CDA requires square matrices in its calculations. This means that the number of exposures of each sample should be equal to the number of sensors used in the electronic nose. Since there are 32 sensors in the Cyranose® 320, 32 exposures for each sample would normally be required. It is very difficult for customer to do that many exposures for each sample class to build up a model, especially if the customer has many sample classes. In order to avoid this problem, a PCA is done prior on the data set to convert the useful information into several principal components. Ten exposures of each class are recommended. The number of exposures minus one is the number of principal components that will be used for CDA to build a model, since cross validation will be implemented.

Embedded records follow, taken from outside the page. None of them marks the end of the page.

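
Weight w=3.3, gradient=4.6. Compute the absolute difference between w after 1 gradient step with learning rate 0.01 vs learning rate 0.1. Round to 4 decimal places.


With lr=0.01: w_new = 3.3 - 0.01 * 4.6 = 3.254
With lr=0.1: w_new = 3.3 - 0.1 * 4.6 = 2.84
Absolute difference = |3.254 - 2.84|
= 0.4140

0.4140


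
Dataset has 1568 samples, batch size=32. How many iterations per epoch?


Iterations per epoch = dataset_size / batch_size
= 1568 / 32
= 49

49


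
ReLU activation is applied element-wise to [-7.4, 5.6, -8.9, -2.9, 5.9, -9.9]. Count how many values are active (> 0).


ReLU(x) = max(0, x) for each element:
ReLU(-7.4) = 0
ReLU(5.6) = 5.6
ReLU(-8.9) = 0
ReLU(-2.9) = 0
ReLU(5.9) = 5.9
ReLU(-9.9) = 0
Active neurons (>0): 2

2


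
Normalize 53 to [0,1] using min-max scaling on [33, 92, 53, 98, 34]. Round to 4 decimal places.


Min = 33, Max = 98
Range = 98 - 33 = 65
Scaled = (x - min) / (max - min)
= (53 - 33) / 65
= 20 / 65
= 0.3077

0.3077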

A comparison of different algorithms was done on the discrimination of the diesel fuels. Five diesel fuels are very different from the relative positions in the 3D PCA plot (see Figure 3a). Each diesel was tested 8 times from 8 vials. The repeatability of each diesel is good. The data was also analyzed using canonical discriminant analysis (see Figure 3b). Actually, the data was analyzed using PCA first. Then, PCA provides 7 principal components (factors). These 7 factors were input to the Unistat® program for doing the canonical discriminant analysis. From the canonical plot, we can see that these five diesel fuels are tightly grouped and well separated.
The use of multivariate techniques is very complex, which requires skill in statistics and applied mathematics. The Cyranose ®320 relieves the operator of this burden by incorporating pattern recognition analysis into the instrument as well as different post-processing techniques.